The last model tested was the KNN model, or K nearest neighbors model. This model looks for similar observations in the dataset, observations that are close in distance. For this model the parameter to tune is K, with larger K values leading to smoother estimates and smaller Ks resulting in more flexible estimates (Irizarry 2019). Again the caret package train function was used and the number of cross validation samples used was 2, each comprised of 90 percent of the observations to limit computation time, which was significant for the KNN model. The optimatal K value was found to be 40 and this produced an RMSE of `r round(rmse_knn,5)`.
#Results
While several of the machine learning algorithims produced RMSE below 0.9, the lowest RMSE was still from the linear regresion model. A table below shows the RMSE generated with the tuned models using the smaller training dataset with 79,999 observations and the test dataset with 15,287 observations. It's possible that with a larger training dataset the best model would have been different, however the computation time on the desktop computer used was significant even with the reduced size dataset.
##Table of RMSEs and models
```{r , echo=FALSE}
rmse_results %>%
kable() %>%
kable_styling()
```
## RMSE
The final result RMSE using the linear regression model created using the full Edx dataset with approximately 9 million records and the almost 1 million validation records was `r round(final_rmse,5)`.
##Linear Regression Model Coefficients
```{r , echo=FALSE}
fit2_t %>%
kable() %>%
kable_styling()
```
#Conclusion
Perhaps it should not be suprising that the best model for RMSE was linear regression since the number of predictors was small.
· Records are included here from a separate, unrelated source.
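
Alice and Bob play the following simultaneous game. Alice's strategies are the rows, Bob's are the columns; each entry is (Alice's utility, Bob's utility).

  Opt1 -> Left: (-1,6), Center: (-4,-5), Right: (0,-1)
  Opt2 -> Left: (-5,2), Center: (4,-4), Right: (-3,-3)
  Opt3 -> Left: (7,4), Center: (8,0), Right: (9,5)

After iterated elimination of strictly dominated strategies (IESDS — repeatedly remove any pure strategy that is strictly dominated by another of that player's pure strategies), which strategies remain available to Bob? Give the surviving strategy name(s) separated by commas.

For Alice, Opt3 strictly dominates Opt1 on the remaining columns (Left: 7>-1, Center: 8>-4, Right: 9>0); eliminate Opt1.
Row Opt2 is eliminated: Opt3 beats it against every remaining column (Left: 7>-5, Center: 8>4, Right: 9>-3).
Column Left is eliminated: Right beats it against every remaining row (Opt3: 5>4).
Bob's strategy Center is strictly dominated by Right (Opt3: 5>0) and is removed.
Among the remaining strategies, none is strictly dominated by another pure strategy of the same player, so the elimination stops.
Surviving strategies — Alice: {Opt3}; Bob: {Right}.

Right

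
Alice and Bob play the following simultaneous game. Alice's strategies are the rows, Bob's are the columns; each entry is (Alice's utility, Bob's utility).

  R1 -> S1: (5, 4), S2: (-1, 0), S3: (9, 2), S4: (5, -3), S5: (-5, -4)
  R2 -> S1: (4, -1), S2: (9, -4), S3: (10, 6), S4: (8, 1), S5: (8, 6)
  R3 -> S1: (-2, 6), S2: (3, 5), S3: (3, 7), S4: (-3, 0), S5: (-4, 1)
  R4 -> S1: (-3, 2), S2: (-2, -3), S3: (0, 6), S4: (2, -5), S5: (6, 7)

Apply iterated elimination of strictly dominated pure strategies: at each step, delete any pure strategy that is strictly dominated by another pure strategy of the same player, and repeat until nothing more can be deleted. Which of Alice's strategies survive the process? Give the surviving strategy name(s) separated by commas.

Alice's strategy R3 is strictly dominated by R2 (S1: 4>-2, S2: 9>3, S3: 10>3, S4: 8>-3, S5: 8>-4) and is removed.
Alice's strategy R4 is strictly dominated by R2 (S1: 4>-3, S2: 9>-2, S3: 10>0, S4: 8>2, S5: 8>6) and is removed.
Column S2 is eliminated: S1 beats it against every remaining row (R1: 4>0, R2: -1>-4).
Bob's strategy S4 is strictly dominated by S3 (R1: 2>-3, R2: 6>1) and is removed.
Among the remaining strategies, none is strictly dominated by another pure strategy of the same player, so the elimination stops.
Surviving strategies — Alice: {R1, R2}; Bob: {S1, S3, S5}.

R1, R2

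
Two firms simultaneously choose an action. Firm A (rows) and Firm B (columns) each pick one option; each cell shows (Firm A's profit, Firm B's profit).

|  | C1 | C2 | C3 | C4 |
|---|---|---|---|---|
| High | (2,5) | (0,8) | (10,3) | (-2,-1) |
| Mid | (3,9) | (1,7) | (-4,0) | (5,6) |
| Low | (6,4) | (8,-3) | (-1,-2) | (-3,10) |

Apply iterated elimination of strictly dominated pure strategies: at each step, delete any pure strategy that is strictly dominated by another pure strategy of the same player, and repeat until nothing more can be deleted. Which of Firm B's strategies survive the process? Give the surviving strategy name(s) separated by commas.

C1, C4

Column C3 is eliminated: C1 beats it against every remaining row (High: 5>3, Mid: 9>0, Low: 4>-2).
Firm A's strategy High is strictly dominated by Mid (C1: 3>2, C2: 1>0, C4: 5>-2) and is removed.
Firm B's strategy C2 is strictly dominated by C1 (Mid: 9>7, Low: 4>-3) and is removed.
Among the remaining strategies, none is strictly dominated by another pure strategy of the same player, so the elimination stops.
Surviving strategies — Firm A: {Mid, Low}; Firm B: {C1, C4}.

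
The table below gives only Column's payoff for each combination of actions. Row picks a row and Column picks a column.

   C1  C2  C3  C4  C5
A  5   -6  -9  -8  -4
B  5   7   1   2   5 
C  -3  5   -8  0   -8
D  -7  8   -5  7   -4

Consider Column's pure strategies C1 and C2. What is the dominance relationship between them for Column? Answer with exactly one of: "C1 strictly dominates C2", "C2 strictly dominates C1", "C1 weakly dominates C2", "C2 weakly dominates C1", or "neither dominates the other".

neither dominates the other

C1's payoffs vs C2's, by Row's action — A: 5>-6, B: 5<7, C: -3<5, D: -7<8.
C1 does better at A but worse at B, C, D; neither strategy dominates the other.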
One would expect the relationship between the predictors and the outcome to be linear. For example, the higher others have rated a movie the higher we expect the current user to rate the movie and we'd generally expect someone to rate all movies higher or lower, taking into account their genres preferences. Regularizing the movie and user means into the effects also reduced some of the noise, making the predictions more accurate. It's possible that using the full movielens dataset or trying more models with different parameters could have resulted in a smaller RMSE. However, the time it took a desktop computer to run the models using the 80,000 record sample was still considerable and given the small number of predictors a much better model was not gauranteed.